Older woman resting in a hospital bed
HealthSeptember 01, 2018

How bedside nurses should respond to the hour-1 sepsis bundle

The Surviving Sepsis Campaign Bundle: 2018 Update asks that clinical staff respond within one hour to indications that a patient has severe sepsis or septic shock. Bedside nurses, who have the most immediate and up-to-date understanding of their patients’ conditions, are critical to making informed, collaborative decisions about when and how to implement sepsis treatment bundles.

Yet outside of the emergency department (ED) and intensive care units (ICUs), many bedside nurses are unaware of the most current, revised, evidence-based information about sepsis detection and treatment.

That must change. Sepsis is the leading cause of preventable death in the world touching 26 million people. In fact, one third of patients with sepsis die without ever leaving the hospital in the U.S. So what is it that bedside nurses need to know to make a dent in those numbers?

26 million cases of sepsis each year worldwide

First, they must be able to recognize early signs of sepsis and the factors that heighten the risk of dying from the condition. The very young, the very old and people with significant chronic illness are particularly at risk. Early signs are rooted in systemic inflammatory response syndrome (SIRS) criteria, many of which are already programmed for alerts in most electronic health records, but experts would agree that the following symptoms should spur nurses into action:

  • Delirium
  • Extreme high or low temperatures
  • Shortness of breath
  • Extreme pain or discomfort
  • Elevated heart rate
  • Cool and clammy skin

In most cases when they see these conditions, nurses should immediately administer the qSOFA (quick sequential organ failure assessment) test to identify patients with suspected severe sepsis who are at greater risk for poorer outcomes. It uses three criteria, assigning one point for low blood pressure (SBP≤100 mmHg), high respiratory rate (≥22 breaths per min), or altered mentation (Glasgow coma scale ≤13).
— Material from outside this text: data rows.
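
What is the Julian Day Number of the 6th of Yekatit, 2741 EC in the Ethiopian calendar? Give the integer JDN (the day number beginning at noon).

2725161

Equivalently 19 February 2749 (Gregorian).
JDN 2451545 is 1 January 2000 CE (Gregorian); the target day is +273616 days from there, so JDN = 2725161.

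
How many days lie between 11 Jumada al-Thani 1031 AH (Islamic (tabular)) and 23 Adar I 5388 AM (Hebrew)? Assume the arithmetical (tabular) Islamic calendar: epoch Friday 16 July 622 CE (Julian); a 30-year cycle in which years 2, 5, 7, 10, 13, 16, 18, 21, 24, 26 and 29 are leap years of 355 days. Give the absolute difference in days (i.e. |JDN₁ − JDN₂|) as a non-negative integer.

JDN of the first date = 2313596.
JDN of the second date = 2315732.
|2315732 − 2313596| = 2136.

2136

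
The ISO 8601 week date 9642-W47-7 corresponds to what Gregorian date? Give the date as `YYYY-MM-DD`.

9642-11-23

ISO week 1 of 9642 is the week containing the first Thursday of 9642.
Week 47, day 7 (Sunday) lands on 9642-11-23.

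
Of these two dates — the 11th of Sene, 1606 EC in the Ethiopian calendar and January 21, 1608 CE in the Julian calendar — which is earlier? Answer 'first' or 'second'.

second

The two dates have Julian Day Numbers 2310727 and 2308400 respectively.
Since 2308400 < 2310727, the second date comes first.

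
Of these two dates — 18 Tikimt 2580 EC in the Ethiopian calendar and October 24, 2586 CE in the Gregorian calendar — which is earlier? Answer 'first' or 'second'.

second

Converting both to JDN: 2666248 vs 2665874; the smaller is the second.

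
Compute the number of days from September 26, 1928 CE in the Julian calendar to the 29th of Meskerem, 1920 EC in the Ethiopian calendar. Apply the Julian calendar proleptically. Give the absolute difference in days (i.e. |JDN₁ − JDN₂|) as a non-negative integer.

First date → JDN 2425529; second date → JDN 2425164.
The interval is |2425529 − 2425164| = 365 days.

365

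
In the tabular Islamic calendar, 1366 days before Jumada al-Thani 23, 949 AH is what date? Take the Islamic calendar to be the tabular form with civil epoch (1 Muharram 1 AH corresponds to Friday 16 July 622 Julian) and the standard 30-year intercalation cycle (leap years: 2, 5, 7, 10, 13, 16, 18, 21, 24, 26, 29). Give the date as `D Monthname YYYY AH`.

16 Sha'ban 945 AH

JDN of Jumada al-Thani 23, 949 AH = 2284550.
2284550 − 1366 = 2283184.
JDN 2283184 in the tabular Islamic calendar is 16 Sha'ban 945 AH.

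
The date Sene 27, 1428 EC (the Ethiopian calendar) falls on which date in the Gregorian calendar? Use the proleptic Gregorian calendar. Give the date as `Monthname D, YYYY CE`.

Julian Day Number of the source date = 2245729.
Converting JDN 2245729 to the Gregorian calendar gives 30 June 1436 CE.

June 30, 1436 CE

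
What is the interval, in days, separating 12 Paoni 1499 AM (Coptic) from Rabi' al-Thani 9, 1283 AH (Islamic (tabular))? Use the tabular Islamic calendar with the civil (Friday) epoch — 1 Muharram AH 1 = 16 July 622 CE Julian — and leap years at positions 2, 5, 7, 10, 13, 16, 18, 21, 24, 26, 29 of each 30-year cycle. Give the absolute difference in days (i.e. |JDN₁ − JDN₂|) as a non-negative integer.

JDN of the first date = 2372455.
JDN of the second date = 2402835.
|2402835 − 2372455| = 30380.

30380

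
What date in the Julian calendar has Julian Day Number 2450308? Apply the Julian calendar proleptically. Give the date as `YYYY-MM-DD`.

1996-07-30

The Gregorian equivalent of JDN 2450308 is 12 August 1996.
In the Julian calendar that day is 1996-07-30.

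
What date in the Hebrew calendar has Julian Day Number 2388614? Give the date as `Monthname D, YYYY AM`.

JDN 2388614 is 14 September 1827 in the Gregorian calendar.
In the Hebrew calendar that day is Elul 22, 5587 AM.

Elul 22, 5587 AM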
A positive score of two or more means that it’s time to call the attending physician, nurse practitioner or physician’s assistant, or initiate the rapid response team to assess the patient and begin administering the sepsis bundles. In some hospitals, the nurses have autonomy to initiate the sepsis bundle based on predetermined criteria because of the Surviving Sepsis Campaign’s recommendation that bundle implementation should occur within the first hour of onset of severe sepsis or septic shock.

For that reason, though most hospitals have the bundles in standard order sets, bedside nurses should know these elements by heart:

  • Measure lactate level. Re-measure if initial lactate level > 2 mmol/L.
  • Obtain blood cultures before administering antibiotics.
  • Administer broad-spectrum antibiotics.
  • Begin rapid administration of 30mL/kg crystalloid for hypotension or lactate level ≥ 4 mmol/L.
  • Apply vasopressors if patient is hypotensive during or after fluid resuscitation to maintain MAP ≥ 65 mm Hg.
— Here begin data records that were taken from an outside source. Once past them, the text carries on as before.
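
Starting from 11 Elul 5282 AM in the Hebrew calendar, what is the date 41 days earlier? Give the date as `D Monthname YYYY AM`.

29 Tammuz 5282 AM

The starting date is JDN 2277214; 2277214 − 41 = 2277173.
JDN 2277173 corresponds to 29 Tammuz 5282 AM.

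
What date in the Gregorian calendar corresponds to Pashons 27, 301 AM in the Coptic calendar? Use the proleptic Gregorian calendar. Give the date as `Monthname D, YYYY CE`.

May 24, 585 CE

Both dates share Julian Day Number 1934871; in the Gregorian calendar that is 24 May 585 CE.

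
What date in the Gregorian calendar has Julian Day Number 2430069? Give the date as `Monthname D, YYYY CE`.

March 15, 1941 CE

Counting from JDN 2299161 = 15 Oct 1582 gives an offset of 130908 days.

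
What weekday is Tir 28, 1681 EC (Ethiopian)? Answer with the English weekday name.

Wednesday

This is JDN 2337988 (2 February 1689 Gregorian).
JDN 2337988 mod 7 = 2, and JDN 0 was a Monday, so this is a Wednesday.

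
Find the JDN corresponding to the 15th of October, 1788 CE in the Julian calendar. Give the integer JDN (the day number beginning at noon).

2374413

Equivalently 26 October 1788 (Gregorian).
JDN 2299161 is 15 October 1582 CE (Gregorian); the target day is +75252 days from there, so JDN = 2374413.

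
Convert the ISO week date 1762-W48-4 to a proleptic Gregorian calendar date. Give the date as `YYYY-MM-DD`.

1762-12-02

ISO week 1 of 1762 is the week containing the first Thursday of 1762.
Week 48, day 4 (Thursday) lands on 1762-12-02.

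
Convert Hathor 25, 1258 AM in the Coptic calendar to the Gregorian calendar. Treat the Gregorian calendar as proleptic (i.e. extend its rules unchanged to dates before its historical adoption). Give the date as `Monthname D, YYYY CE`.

Both dates share Julian Day Number 2284233; in the Gregorian calendar that is 1 December 1541 CE.

December 1, 1541 CE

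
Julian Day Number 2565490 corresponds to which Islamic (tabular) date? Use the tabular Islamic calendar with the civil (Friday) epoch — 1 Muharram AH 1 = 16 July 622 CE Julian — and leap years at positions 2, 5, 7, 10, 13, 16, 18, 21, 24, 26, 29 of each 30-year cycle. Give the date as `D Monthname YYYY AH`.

10 Rabi' al-Thani 1742 AH

The Gregorian equivalent of JDN 2565490 is 22 December 2311.
In the tabular Islamic calendar that day is 10 Rabi' al-Thani 1742 AH.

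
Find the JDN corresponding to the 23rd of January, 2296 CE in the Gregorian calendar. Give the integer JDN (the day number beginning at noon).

2559679

JDN 2299161 is 15 October 1582 CE (Gregorian); the target day is +260518 days from there, so JDN = 2559679.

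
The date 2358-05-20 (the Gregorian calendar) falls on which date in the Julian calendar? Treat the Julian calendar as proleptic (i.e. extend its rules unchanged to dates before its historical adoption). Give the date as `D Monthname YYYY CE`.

4 May 2358 CE

For dates in this range the Gregorian date is 16 days ahead of the Julian.
20 May 2358 Gregorian − 16 days → 4 May 2358 Julian.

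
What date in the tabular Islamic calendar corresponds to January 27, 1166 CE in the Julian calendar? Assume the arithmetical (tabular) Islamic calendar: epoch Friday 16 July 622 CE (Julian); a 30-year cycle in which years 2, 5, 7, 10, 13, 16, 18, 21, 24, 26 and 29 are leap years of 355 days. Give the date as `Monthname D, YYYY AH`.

Rabi' al-Awwal 23, 561 AH

Julian Day Number of the source date = 2146966.
Converting JDN 2146966 to the tabular Islamic calendar gives 23 Rabi' al-Awwal 561 AH.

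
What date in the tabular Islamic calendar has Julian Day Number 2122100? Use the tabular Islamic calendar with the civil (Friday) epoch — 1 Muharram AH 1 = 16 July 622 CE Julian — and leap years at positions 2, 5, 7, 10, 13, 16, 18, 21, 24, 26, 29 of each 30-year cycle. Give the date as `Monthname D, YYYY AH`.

Muharram 21, 491 AH

JDN 2122100 is 4 January 1098 in the proleptic Gregorian calendar.
In the tabular Islamic calendar that day is Muharram 21, 491 AH.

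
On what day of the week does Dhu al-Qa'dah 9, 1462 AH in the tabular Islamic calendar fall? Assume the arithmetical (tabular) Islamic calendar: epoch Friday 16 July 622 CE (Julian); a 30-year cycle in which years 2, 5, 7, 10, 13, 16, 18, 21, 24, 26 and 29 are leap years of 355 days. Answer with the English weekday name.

This is JDN 2466473 (14 November 2040 Gregorian).
Since JDN mod 7 = 2 (0 = Monday), the day is Wednesday.

Wednesday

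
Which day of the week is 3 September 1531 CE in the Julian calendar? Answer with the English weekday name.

In the proleptic Gregorian calendar this is 13 September 1531 (JDN 2280501).
2280501 ≡ 6 (mod 7); counting from Monday = 0 gives Sunday.

Sunday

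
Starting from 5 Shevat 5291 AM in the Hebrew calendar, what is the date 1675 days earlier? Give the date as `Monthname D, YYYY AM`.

Tammuz 12, 5286 AM

Counting 1675 days back from JDN 2280278 reaches JDN 2278603, which is Tammuz 12, 5286 AM.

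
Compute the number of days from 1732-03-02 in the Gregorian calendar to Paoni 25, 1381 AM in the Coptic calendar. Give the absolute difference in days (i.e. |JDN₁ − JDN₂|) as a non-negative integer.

First date → JDN 2353721; second date → JDN 2329369.
The interval is |2353721 − 2329369| = 24352 days.

24352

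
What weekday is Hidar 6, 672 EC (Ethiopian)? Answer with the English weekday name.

Thursday

This is JDN 1969369 (6 November 679 Gregorian).
Since JDN mod 7 = 3 (0 = Monday), the day is Thursday.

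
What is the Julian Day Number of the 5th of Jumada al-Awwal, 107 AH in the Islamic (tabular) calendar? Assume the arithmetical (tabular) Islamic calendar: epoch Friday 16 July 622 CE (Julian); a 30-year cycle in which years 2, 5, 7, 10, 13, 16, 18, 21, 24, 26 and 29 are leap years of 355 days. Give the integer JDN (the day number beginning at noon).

1986125

In the proleptic Gregorian calendar the same day is 22 September 725.
JDN 2299161 is 15 October 1582 CE (Gregorian); the target day is −313036 days from there, so JDN = 1986125.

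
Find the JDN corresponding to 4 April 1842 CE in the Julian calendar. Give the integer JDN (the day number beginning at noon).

2393942

In the Gregorian calendar the same day is 16 April 1842.
JDN 2400001 is 17 November 1858 CE (Gregorian), MJD 0; the target day is −6059 days from there, so JDN = 2393942.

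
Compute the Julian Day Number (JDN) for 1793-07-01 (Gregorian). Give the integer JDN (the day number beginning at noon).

JDN 2299161 is 15 October 1582 CE (Gregorian); the target day is +76961 days from there, so JDN = 2376122.

2376122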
While this is the standard approach for most cases, it’s also where a bedside nurse’s understanding of the patient is essential, because he or she may have information on co-morbidities or vital measures that will help the healthcare provider modify the orders appropriately. And, of course, it is always important to do subsequent evaluations to see how a patient is responding.

Finally, and perhaps most importantly, managing sepsis is true team-based care. Having the right numbers, the right people and the right type of collaborative environment–one where nurses are viewed as equal partners–is the key to reducing the mortality rate for this critical condition.